Fixed-term leases are convenient because rent increases can only come at the end of a lease, but sometimes, a one- or two-year rental can be somewhat inconvenient, especially a tenant is only going to be in an area for a limited period. In these circumstances, a month-to-month rental agreement really shines because these have a span of a single month and will renew perpetually until a renter or his or her landlord wishes the tenancy to end. In North Carolina, a month-to-month tenancy is perfect for those that need a little freedom or for landlords that only wish to rent for certain periods of the year.
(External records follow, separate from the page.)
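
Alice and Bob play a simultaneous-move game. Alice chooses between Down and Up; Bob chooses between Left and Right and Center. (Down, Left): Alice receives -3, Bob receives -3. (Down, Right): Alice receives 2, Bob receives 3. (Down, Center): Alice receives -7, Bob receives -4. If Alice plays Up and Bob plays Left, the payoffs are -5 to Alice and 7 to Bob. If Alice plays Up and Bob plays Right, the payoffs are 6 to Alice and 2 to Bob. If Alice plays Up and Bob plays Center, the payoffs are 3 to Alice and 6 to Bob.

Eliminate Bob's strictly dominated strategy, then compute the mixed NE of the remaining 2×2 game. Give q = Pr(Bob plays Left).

q = 2/3

Bob's strategy Center is strictly dominated by Left: -3 > -4 and 7 > 6. Eliminate Center.
Set Alice's expected payoff from Down equal to that from Up:
  Alice's expected payoff from Down: q·(-3) + (1−q)·2 = -5q + 2
  Alice's expected payoff from Up: q·(-5) + (1−q)·6 = -11q + 6
  -5q + 2 = -11q + 6  ⇒  6q = 4  ⇒  q = 2/3.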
North Carolina Requirements for a Month-to-month Lease Termination
When it comes to the notice period for ending a month-to-month tenancy, North Carolina is relatively unique. Unlike other states which typically have a 30- to 60-day notice period, North Carolina only has a seven-day requirement for notice (North Carolina General § 42-14). This notice period is for both the lessor and the lessee, so a relatively brief time period is required. Additionally, if the lease establishes shorter or longer notice requirements, then this is allowable by state law.
Raising the Rent in North Carolina
It’s important to note that since there are no rent-controlled communities in the state of North Carolina, a landlord may raise rents at his or her own discretion. Additionally, there’s no state-prescribed period in which a landlord must provide notice when intending to raise the rent or amend terms in a month-to-month agreement outside of the notice period in which the termination letter must be furnished. This means that a landlord may increase the rent of a unit for an at-will tenancy with a notice of seven days. This differs with a fixed-term lease since a landlord may not legally raise rents until a new lease term begins.